Mining financier Frank Giustra has been around the block — 45 years of it, financing mining projects across the globe. And what he sees now is something different. A structural shift, not just a cycle. Copper is heading into a supply crunch just as gold gets revalued as a hedge against sovereign debt and currency debasement.
"Copper is the backbone to almost every electrification industry in the world," Giustra said in an interview. Demand from power grids, electric vehicles, AI data centers, and strategic stockpiling is all hitting at once, and the mining sector can't ramp up fast enough. The result: copper is starting to trade like a scarcity asset, while gold acts less like a commodity and more like a neutral reserve currency in a world drowning in government debt.
Different Signals
Giustra draws a clear line between the two metals. Copper is an industrial barometer — when the economy slows, demand drops. Gold, on the other hand, is "money," he says — a bet against fiat currencies and expanding sovereign debt. He pegs global debt at roughly $350 trillion, leaving governments with few palatable options. Tax hikes and spending cuts are unlikely, so central banks will eventually return to lower rates, quantitative easing, and monetary expansion.

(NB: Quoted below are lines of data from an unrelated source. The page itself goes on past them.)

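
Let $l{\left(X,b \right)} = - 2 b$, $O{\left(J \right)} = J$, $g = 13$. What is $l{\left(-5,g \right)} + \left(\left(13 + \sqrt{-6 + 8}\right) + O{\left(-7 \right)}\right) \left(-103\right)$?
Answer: $-644 - 103 \sqrt{2} \approx -789.66$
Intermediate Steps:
$l{\left(-5,g \right)} + \left(\left(13 + \sqrt{-6 + 8}\right) + O{\left(-7 \right)}\right) \left(-103\right) = \left(-2\right) 13 + \left(\left(13 + \sqrt{-6 + 8}\right) - 7\right) \left(-103\right) = -26 + \left(\left(13 + \sqrt{2}\right) - 7\right) \left(-103\right) = -26 + \left(6 + \sqrt{2}\right) \left(-103\right) = -26 - \left(618 + 103 \sqrt{2}\right) = -644 - 103 \sqrt{2}$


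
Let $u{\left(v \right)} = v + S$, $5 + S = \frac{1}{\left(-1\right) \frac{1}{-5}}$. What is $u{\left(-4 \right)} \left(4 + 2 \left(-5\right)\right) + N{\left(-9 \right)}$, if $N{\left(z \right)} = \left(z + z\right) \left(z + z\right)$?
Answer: $348$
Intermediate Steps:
$N{\left(z \right)} = 4 z^{2}$ ($N{\left(z \right)} = 2 z 2 z = 4 z^{2}$)
$S = 0$ ($S = -5 + \frac{1}{\left(-1\right) \frac{1}{-5}} = -5 + \frac{1}{\left(-1\right) \left(- \frac{1}{5}\right)} = -5 + \frac{1}{\frac{1}{5}} = -5 + 5 = 0$)
$u{\left(v \right)} = v$ ($u{\left(v \right)} = v + 0 = v$)
$u{\left(-4 \right)} \left(4 + 2 \left(-5\right)\right) + N{\left(-9 \right)} = - 4 \left(4 + 2 \left(-5\right)\right) + 4 \left(-9\right)^{2} = - 4 \left(4 - 10\right) + 4 \cdot 81 = \left(-4\right) \left(-6\right) + 324 = 24 + 324 = 348$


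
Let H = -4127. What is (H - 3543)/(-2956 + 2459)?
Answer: 7670/497 ≈ 15.433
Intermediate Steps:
(H - 3543)/(-2956 + 2459) = (-4127 - 3543)/(-2956 + 2459) = -7670/(-497) = -7670*(-1/497) = 7670/497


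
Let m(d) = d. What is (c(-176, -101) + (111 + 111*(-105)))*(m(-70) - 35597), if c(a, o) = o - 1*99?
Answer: 418873248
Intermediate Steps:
c(a, o) = -99 + o (c(a, o) = o - 99 = -99 + o)
(c(-176, -101) + (111 + 111*(-105)))*(m(-70) - 35597) = ((-99 - 101) + (111 + 111*(-105)))*(-70 - 35597) = (-200 + (111 - 11655))*(-35667) = (-200 - 11544)*(-35667) = -11744*(-35667) = 418873248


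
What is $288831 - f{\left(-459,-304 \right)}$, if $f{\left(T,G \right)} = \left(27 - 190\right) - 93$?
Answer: $289087$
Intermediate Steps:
$f{\left(T,G \right)} = -256$ ($f{\left(T,G \right)} = -163 - 93 = -256$)
$288831 - f{\left(-459,-304 \right)} = 288831 - -256 = 288831 + 256 = 289087$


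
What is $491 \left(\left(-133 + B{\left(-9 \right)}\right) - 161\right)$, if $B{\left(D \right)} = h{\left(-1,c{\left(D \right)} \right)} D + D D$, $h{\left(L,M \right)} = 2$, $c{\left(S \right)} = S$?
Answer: $-113421$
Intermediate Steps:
$B{\left(D \right)} = D^{2} + 2 D$ ($B{\left(D \right)} = 2 D + D D = 2 D + D^{2} = D^{2} + 2 D$)
$491 \left(\left(-133 + B{\left(-9 \right)}\right) - 161\right) = 491 \left(\left(-133 - 9 \left(2 - 9\right)\right) - 161\right) = 491 \left(\left(-133 - -63\right) - 161\right) = 491 \left(\left(-133 + 63\right) - 161\right) = 491 \left(-70 - 161\right) = 491 \left(-231\right) = -113421$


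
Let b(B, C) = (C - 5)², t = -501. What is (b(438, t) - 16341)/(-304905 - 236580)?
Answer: -47939/108297 ≈ -0.44266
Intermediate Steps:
b(B, C) = (-5 + C)²
(b(438, t) - 16341)/(-304905 - 236580) = ((-5 - 501)² - 16341)/(-304905 - 236580) = ((-506)² - 16341)/(-541485) = (256036 - 16341)*(-1/541485) = 239695*(-1/541485) = -47939/108297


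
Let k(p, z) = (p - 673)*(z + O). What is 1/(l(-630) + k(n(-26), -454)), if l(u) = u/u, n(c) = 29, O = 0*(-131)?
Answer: 1/292377 ≈ 3.4202e-6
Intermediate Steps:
O = 0
l(u) = 1
k(p, z) = z*(-673 + p) (k(p, z) = (p - 673)*(z + 0) = (-673 + p)*z = z*(-673 + p))
1/(l(-630) + k(n(-26), -454)) = 1/(1 - 454*(-673 + 29)) = 1/(1 - 454*(-644)) = 1/(1 + 292376) = 1/292377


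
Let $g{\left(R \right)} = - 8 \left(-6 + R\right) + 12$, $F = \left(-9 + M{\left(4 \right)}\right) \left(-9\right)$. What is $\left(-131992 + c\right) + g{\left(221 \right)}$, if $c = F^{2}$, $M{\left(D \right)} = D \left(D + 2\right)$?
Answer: $-115475$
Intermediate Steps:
$M{\left(D \right)} = D \left(2 + D\right)$
$F = -135$ ($F = \left(-9 + 4 \left(2 + 4\right)\right) \left(-9\right) = \left(-9 + 4 \cdot 6\right) \left(-9\right) = \left(-9 + 24\right) \left(-9\right) = 15 \left(-9\right) = -135$)
$g{\left(R \right)} = 60 - 8 R$ ($g{\left(R \right)} = \left(48 - 8 R\right) + 12 = 60 - 8 R$)
$c = 18225$ ($c = \left(-135\right)^{2} = 18225$)
$\left(-131992 + c\right) + g{\left(221 \right)} = \left(-131992 + 18225\right) + \left(60 - 1768\right) = -113767 + \left(60 - 1768\right) = -113767 - 1708 = -115475$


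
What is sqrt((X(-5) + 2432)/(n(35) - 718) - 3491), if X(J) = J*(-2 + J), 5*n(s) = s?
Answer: 2*I*sqrt(49070218)/237 ≈ 59.114*I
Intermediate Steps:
n(s) = s/5
sqrt((X(-5) + 2432)/(n(35) - 718) - 3491) = sqrt((-5*(-2 - 5) + 2432)/((1/5)*35 - 718) - 3491) = sqrt((-5*(-7) + 2432)/(7 - 718) - 3491) = sqrt((35 + 2432)/(-711) - 3491) = sqrt(2467*(-1/711) - 3491) = sqrt(-2467/711 - 3491) = sqrt(-2484568/711) = 2*I*sqrt(49070218)/237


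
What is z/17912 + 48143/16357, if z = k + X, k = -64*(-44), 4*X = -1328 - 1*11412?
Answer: 856301683/292986584 ≈ 2.9227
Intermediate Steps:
X = -3185 (X = (-1328 - 1*11412)/4 = (-1328 - 11412)/4 = (¼)*(-12740) = -3185)
k = 2816
z = -369 (z = 2816 - 3185 = -369)
z/17912 + 48143/16357 = -369/17912 + 48143/16357 = 856301683/292986584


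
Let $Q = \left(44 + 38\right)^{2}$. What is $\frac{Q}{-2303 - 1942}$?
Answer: $- \frac{6724}{4245} \approx -1.584$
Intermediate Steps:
$Q = 6724$ ($Q = 82^{2} = 6724$)
$\frac{Q}{-2303 - 1942} = \frac{6724}{-2303 - 1942} = \frac{6724}{-4245} = 6724 \left(- \frac{1}{4245}\right) = - \frac{6724}{4245}$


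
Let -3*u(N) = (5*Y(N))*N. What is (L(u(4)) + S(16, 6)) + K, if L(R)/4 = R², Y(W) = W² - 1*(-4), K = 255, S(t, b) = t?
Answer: 642439/9 ≈ 71382.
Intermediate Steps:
Y(W) = 4 + W² (Y(W) = W² + 4 = 4 + W²)
u(N) = -N*(20 + 5*N²)/3 (u(N) = -5*(4 + N²)*N/3 = -(20 + 5*N²)*N/3 = -N*(20 + 5*N²)/3)
L(R) = 4*R²
(L(u(4)) + S(16, 6)) + K = (4*(-5/3*4*(4 + 4²))² + 16) + 255 = (4*(-5/3*4*(4 + 16))² + 16) + 255 = (4*(-5/3*4*20)² + 16) + 255 = (4*(-400/3)² + 16) + 255 = (4*(160000/9) + 16) + 255 = (640000/9 + 16) + 255 = 640144/9 + 255 = 642439/9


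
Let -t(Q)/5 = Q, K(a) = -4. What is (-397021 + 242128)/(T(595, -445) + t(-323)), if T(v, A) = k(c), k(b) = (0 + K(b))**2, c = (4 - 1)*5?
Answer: -154893/1631 ≈ -94.968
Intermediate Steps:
c = 15 (c = 3*5 = 15)
k(b) = 16 (k(b) = (0 - 4)**2 = (-4)**2 = 16)
T(v, A) = 16
t(Q) = -5*Q
(-397021 + 242128)/(T(595, -445) + t(-323)) = (-397021 + 242128)/(16 - 5*(-323)) = -154893/(16 + 1615) = -154893/1631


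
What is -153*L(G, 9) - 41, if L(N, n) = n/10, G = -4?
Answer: -1787/10 ≈ -178.70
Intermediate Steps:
L(N, n) = n/10 (L(N, n) = n*(⅒) = n/10)
-153*L(G, 9) - 41 = -153*9/10 - 41 = -1377/10 - 41 = -1787/10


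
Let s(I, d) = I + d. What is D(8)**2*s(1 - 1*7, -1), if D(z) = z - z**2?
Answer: -21952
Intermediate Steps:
D(8)**2*s(1 - 1*7, -1) = (8*(1 - 1*8))**2*((1 - 1*7) - 1) = (8*(1 - 8))**2*((1 - 7) - 1) = (8*(-7))**2*(-6 - 1) = (-56)**2*(-7) = 3136*(-7) = -21952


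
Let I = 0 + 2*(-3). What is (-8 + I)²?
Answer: 196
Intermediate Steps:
I = -6 (I = 0 - 6 = -6)
(-8 + I)² = (-8 - 6)² = (-14)² = 196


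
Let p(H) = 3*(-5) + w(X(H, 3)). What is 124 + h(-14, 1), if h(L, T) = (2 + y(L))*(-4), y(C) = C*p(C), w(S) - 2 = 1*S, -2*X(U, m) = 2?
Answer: -668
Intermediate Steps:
X(U, m) = -1 (X(U, m) = -½*2 = -1)
w(S) = 2 + S (w(S) = 2 + 1*S = 2 + S)
p(H) = -14 (p(H) = 3*(-5) + (2 - 1) = -15 + 1 = -14)
y(C) = -14*C (y(C) = C*(-14) = -14*C)
h(L, T) = -8 + 56*L (h(L, T) = (2 - 14*L)*(-4) = -8 + 56*L)
124 + h(-14, 1) = 124 + (-8 + 56*(-14)) = 124 + (-8 - 784) = 124 - 792 = -668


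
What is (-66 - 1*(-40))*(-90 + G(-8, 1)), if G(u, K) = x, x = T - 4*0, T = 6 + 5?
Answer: 2054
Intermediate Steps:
T = 11
x = 11 (x = 11 - 4*0 = 11 - 1*0 = 11 + 0 = 11)
G(u, K) = 11
(-66 - 1*(-40))*(-90 + G(-8, 1)) = (-66 - 1*(-40))*(-90 + 11) = (-66 + 40)*(-79) = -26*(-79) = 2054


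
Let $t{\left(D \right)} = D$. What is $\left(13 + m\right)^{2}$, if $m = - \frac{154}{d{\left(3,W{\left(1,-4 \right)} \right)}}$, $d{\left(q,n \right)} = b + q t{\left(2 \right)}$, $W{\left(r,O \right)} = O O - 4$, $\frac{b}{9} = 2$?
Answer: $\frac{6241}{144} \approx 43.34$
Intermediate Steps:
$b = 18$ ($b = 9 \cdot 2 = 18$)
$W{\left(r,O \right)} = -4 + O^{2}$ ($W{\left(r,O \right)} = O^{2} - 4 = -4 + O^{2}$)
$d{\left(q,n \right)} = 18 + 2 q$ ($d{\left(q,n \right)} = 18 + q 2 = 18 + 2 q$)
$m = - \frac{77}{12}$ ($m = - \frac{154}{18 + 2 \cdot 3} = - \frac{154}{18 + 6} = - \frac{154}{24} = \left(-154\right) \frac{1}{24} = - \frac{77}{12} \approx -6.4167$)
$\left(13 + m\right)^{2} = \left(13 - \frac{77}{12}\right)^{2} = \left(\frac{79}{12}\right)^{2} = \frac{6241}{144}$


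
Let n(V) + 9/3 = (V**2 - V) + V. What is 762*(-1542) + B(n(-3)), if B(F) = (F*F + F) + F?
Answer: -1174956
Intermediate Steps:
n(V) = -3 + V**2 (n(V) = -3 + ((V**2 - V) + V) = -3 + V**2)
B(F) = F**2 + 2*F (B(F) = (F**2 + F) + F = (F + F**2) + F = F**2 + 2*F)
762*(-1542) + B(n(-3)) = 762*(-1542) + (-3 + (-3)**2)*(2 + (-3 + (-3)**2)) = -1175004 + (-3 + 9)*(2 + (-3 + 9)) = -1175004 + 6*(2 + 6) = -1175004 + 6*8 = -1175004 + 48 = -1174956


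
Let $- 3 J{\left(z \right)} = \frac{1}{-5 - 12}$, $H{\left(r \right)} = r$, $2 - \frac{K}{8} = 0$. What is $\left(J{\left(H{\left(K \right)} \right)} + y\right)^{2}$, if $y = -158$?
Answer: $\frac{64915249}{2601} \approx 24958.0$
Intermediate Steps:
$K = 16$ ($K = 16 - 0 = 16 + 0 = 16$)
$J{\left(z \right)} = \frac{1}{51}$ ($J{\left(z \right)} = - \frac{1}{3 \left(-5 - 12\right)} = - \frac{1}{3 \left(-17\right)} = \left(- \frac{1}{3}\right) \left(- \frac{1}{17}\right) = \frac{1}{51}$)
$\left(J{\left(H{\left(K \right)} \right)} + y\right)^{2} = \left(\frac{1}{51} - 158\right)^{2} = \left(- \frac{8057}{51}\right)^{2} = \frac{64915249}{2601}$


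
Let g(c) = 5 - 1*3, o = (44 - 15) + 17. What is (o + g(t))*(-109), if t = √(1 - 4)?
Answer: -5232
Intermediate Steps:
o = 46 (o = 29 + 17 = 46)
t = I*√3 (t = √(-3) = I*√3 ≈ 1.732*I)
g(c) = 2 (g(c) = 5 - 3 = 2)
(o + g(t))*(-109) = (46 + 2)*(-109) = 48*(-109) = -5232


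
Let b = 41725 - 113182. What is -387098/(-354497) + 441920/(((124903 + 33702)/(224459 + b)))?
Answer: 4793849958605354/11244999337 ≈ 4.2631e+5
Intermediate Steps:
b = -71457
-387098/(-354497) + 441920/(((124903 + 33702)/(224459 + b))) = -387098/(-354497) + 441920/(((124903 + 33702)/(224459 - 71457))) = -387098*(-1/354497) + 441920/((158605/153002)) = 387098/354497 + 441920/((158605*(1/153002))) = 387098/354497 + 441920/(158605/153002) = 387098/354497 + 441920*(153002/158605) = 387098/354497 + 13522928768/31721 = 4793849958605354/11244999337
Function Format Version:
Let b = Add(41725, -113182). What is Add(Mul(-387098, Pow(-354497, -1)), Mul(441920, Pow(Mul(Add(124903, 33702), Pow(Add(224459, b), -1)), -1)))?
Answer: Rational(4793849958605354, 11244999337) ≈ 4.2631e+5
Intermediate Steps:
b = -71457
Add(Mul(-387098, Pow(-354497, -1)), Mul(441920, Pow(Mul(Add(124903, 33702), Pow(Add(224459, b), -1)), -1))) = Add(Mul(-387098, Pow(-354497, -1)), Mul(441920, Pow(Mul(Add(124903, 33702), Pow(Add(224459, -71457), -1)), -1))) = Add(Mul(-387098, Rational(-1, 354497)), Mul(441920, Pow(Mul(158605, Pow(153002, -1)), -1))) = Add(Rational(387098, 354497), Mul(441920, Pow(Mul(158605, Rational(1, 153002)), -1))) = Add(Rational(387098, 354497), Mul(441920, Pow(Rational(158605, 153002), -1))) = Add(Rational(387098, 354497), Mul(441920, Rational(153002, 158605))) = Add(Rational(387098, 354497), Rational(13522928768, 31721)) = Rational(4793849958605354, 11244999337)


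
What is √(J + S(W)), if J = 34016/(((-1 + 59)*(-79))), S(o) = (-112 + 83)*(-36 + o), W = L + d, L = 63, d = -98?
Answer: √10768068851/2291 ≈ 45.294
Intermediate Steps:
W = -35 (W = 63 - 98 = -35)
S(o) = 1044 - 29*o (S(o) = -29*(-36 + o) = 1044 - 29*o)
J = -17008/2291 (J = 34016/((58*(-79))) = 34016/(-4582) = 34016*(-1/4582) = -17008/2291 ≈ -7.4238)
√(J + S(W)) = √(-17008/2291 + (1044 - 29*(-35))) = √(-17008/2291 + (1044 + 1015)) = √(-17008/2291 + 2059) = √(4700161/2291) = √10768068851/2291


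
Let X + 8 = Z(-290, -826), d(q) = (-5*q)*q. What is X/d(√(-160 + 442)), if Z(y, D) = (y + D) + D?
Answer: 65/47 ≈ 1.3830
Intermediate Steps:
Z(y, D) = y + 2*D (Z(y, D) = (D + y) + D = y + 2*D)
d(q) = -5*q²
X = -1950 (X = -8 + (-290 + 2*(-826)) = -8 + (-290 - 1652) = -8 - 1942 = -1950)
X/d(√(-160 + 442)) = -1950*(-1/(5*(-160 + 442))) = -1950/((-5*(√282)²)) = -1950/((-5*282)) = -1950/(-1410) = -1950*(-1/1410) = 65/47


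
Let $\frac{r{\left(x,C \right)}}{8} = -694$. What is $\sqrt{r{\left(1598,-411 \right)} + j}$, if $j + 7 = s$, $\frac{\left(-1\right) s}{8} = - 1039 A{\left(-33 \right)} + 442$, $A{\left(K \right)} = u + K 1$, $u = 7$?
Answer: $3 i \sqrt{25023} \approx 474.56 i$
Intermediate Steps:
$r{\left(x,C \right)} = -5552$ ($r{\left(x,C \right)} = 8 \left(-694\right) = -5552$)
$A{\left(K \right)} = 7 + K$ ($A{\left(K \right)} = 7 + K 1 = 7 + K$)
$s = -219648$ ($s = - 8 \left(- 1039 \left(7 - 33\right) + 442\right) = - 8 \left(\left(-1039\right) \left(-26\right) + 442\right) = - 8 \left(27014 + 442\right) = \left(-8\right) 27456 = -219648$)
$j = -219655$ ($j = -7 - 219648 = -219655$)
$\sqrt{r{\left(1598,-411 \right)} + j} = \sqrt{-5552 - 219655} = \sqrt{-225207} = 3 i \sqrt{25023}$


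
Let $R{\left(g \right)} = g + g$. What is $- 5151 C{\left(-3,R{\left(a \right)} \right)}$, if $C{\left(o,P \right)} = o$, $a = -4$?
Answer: $15453$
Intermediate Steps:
$R{\left(g \right)} = 2 g$
$- 5151 C{\left(-3,R{\left(a \right)} \right)} = \left(-5151\right) \left(-3\right) = 15453$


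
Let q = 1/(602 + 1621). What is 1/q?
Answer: 2223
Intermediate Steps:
q = 1/2223 ≈ 0.00044984
1/q = 1/(1/2223) = 2223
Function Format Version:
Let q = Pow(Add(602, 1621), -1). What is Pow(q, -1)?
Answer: 2223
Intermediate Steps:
q = Rational(1, 2223) (q = Pow(2223, -1) = Rational(1, 2223) ≈ 0.00044984)
Pow(q, -1) = Pow(Rational(1, 2223), -1) = 2223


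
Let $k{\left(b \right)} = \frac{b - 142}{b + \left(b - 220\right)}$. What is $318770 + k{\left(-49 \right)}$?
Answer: $\frac{101369051}{318} \approx 3.1877 \cdot 10^{5}$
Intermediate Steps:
$k{\left(b \right)} = \frac{-142 + b}{-220 + 2 b}$ ($k{\left(b \right)} = \frac{-142 + b}{b + \left(b - 220\right)} = \frac{-142 + b}{b + \left(-220 + b\right)} = \frac{-142 + b}{-220 + 2 b}$)
$318770 + k{\left(-49 \right)} = 318770 + \frac{-142 - 49}{2 \left(-110 - 49\right)} = 318770 + \frac{1}{2} \frac{1}{-159} \left(-191\right) = 318770 + \frac{1}{2} \left(- \frac{1}{159}\right) \left(-191\right) = 318770 + \frac{191}{318} = \frac{101369051}{318}$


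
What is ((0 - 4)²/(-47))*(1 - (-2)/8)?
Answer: -20/47 ≈ -0.42553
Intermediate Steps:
((0 - 4)²/(-47))*(1 - (-2)/8) = ((-4)²*(-1/47))*(1 - (-2)/8) = (16*(-1/47))*(1 - 1*(-¼)) = -16*(1 + ¼)/47 = -16/47*5/4 = -20/47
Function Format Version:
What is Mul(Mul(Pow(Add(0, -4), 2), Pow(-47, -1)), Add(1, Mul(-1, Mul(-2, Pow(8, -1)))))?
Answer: Rational(-20, 47) ≈ -0.42553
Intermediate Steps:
Mul(Mul(Pow(Add(0, -4), 2), Pow(-47, -1)), Add(1, Mul(-1, Mul(-2, Pow(8, -1))))) = Mul(Mul(Pow(-4, 2), Rational(-1, 47)), Add(1, Mul(-1, Mul(-2, Rational(1, 8))))) = Mul(Mul(16, Rational(-1, 47)), Add(1, Mul(-1, Rational(-1, 4)))) = Mul(Rational(-16, 47), Add(1, Rational(1, 4))) = Mul(Rational(-16, 47), Rational(5, 4)) = Rational(-20, 47)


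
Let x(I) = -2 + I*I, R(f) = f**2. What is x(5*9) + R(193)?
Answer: 39272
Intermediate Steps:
x(I) = -2 + I**2
x(5*9) + R(193) = (-2 + (5*9)**2) + 193**2 = (-2 + 45**2) + 37249 = (-2 + 2025) + 37249 = 2023 + 37249 = 39272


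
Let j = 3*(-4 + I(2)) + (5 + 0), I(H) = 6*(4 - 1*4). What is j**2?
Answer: 49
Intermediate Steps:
I(H) = 0 (I(H) = 6*(4 - 4) = 6*0 = 0)
j = -7 (j = 3*(-4 + 0) + (5 + 0) = 3*(-4) + 5 = -12 + 5 = -7)
j**2 = (-7)**2 = 49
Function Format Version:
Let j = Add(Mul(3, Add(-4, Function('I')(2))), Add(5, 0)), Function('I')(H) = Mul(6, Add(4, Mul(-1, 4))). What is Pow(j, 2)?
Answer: 49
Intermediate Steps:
Function('I')(H) = 0 (Function('I')(H) = Mul(6, Add(4, -4)) = Mul(6, 0) = 0)
j = -7 (j = Add(Mul(3, Add(-4, 0)), Add(5, 0)) = Add(Mul(3, -4), 5) = Add(-12, 5) = -7)
Pow(j, 2) = Pow(-7, 2) = 49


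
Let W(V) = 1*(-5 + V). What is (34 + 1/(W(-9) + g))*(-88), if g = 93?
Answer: -236456/79 ≈ -2993.1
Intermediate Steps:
W(V) = -5 + V
(34 + 1/(W(-9) + g))*(-88) = (34 + 1/((-5 - 9) + 93))*(-88) = (34 + 1/(-14 + 93))*(-88) = (34 + 1/79)*(-88) = (2687/79)*(-88) = -236456/79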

"It's the silent tax," Giustra said. "They're going to rob you through inflation."
He also points to de-dollarization. Central banks are rotating out of U.S. dollar assets and into gold, which the Bank for International Settlements now classifies as a tier-one reserve asset, equivalent to Treasuries. The dollar's share of central-bank reserves has slipped from about 70% to 56%, he said, while "68% of the central banks surveyed this year expect that they're going to be buying more gold in 2026 and beyond."
Recent gold weakness? Just "a liquidity event," not a shift in fundamentals. "I started buying gold in 2001 when it was $250 an ounce. I've never sold my gold," Giustra said. "It's going higher. How high and what period of time? No clue. But I think it's going a lot higher."
The Copper Supply Crisis and the Strategic Four
On copper, Giustra cites JPMorgan forecasts of a 2-million-ton deficit by 2030, widening to 8 million tons by 2035 — and that's before accounting for data centers, which alone may consume roughly 500,000 tons by the end of the decade. Yet large copper deposits can take 10 to 15 years (sometimes 20) to go from discovery to production. Giustra says the world may need six new world-class copper mines every year until 2050 to meet demand.
But such deposits are increasingly rare. Only four undeveloped, near-surface deposits outside the control of major miners meet the scale typically sought by the industry, he says: Copper Giant Resources Corp. (LBCMF) in Colombia (Giustra is an investor), Solaris Resources Inc. (SLSR) in Ecuador, Aldebaran Resources Inc. (ADBRF) in Argentina, and McEwen Inc.'s (MUX) subsidiary McEwen Copper in Argentina.
"The world order as we knew it is dead as the dodo," he noted, describing the race for copper and critical minerals as part of a broader geopolitical contest. China began securing overseas deposits decades ago, while the U.S. and Europe are now trying to catch up as producing nations tighten export controls, domestic processing rules, and permitting requirements.
M&A Is Coming
Despite the scarcity, Giustra says mining majors remain cautious after the last commodity supercycle, when aggressive deals damaged balance sheets before the boom ended around 2012. Majors now prefer to let juniors absorb exploration, permitting, and feasibility risk before buying later at higher prices. "They could care less if they paid two, three, four times the price," Giustra said. "They just want to derisk."
That discipline won't hold. Giustra expects consolidation across every tier — mergers between majors, acquisitions of elite juniors, and defensive combinations among smaller developers seeking scale. "That craziness has not come back," he said, "but it will."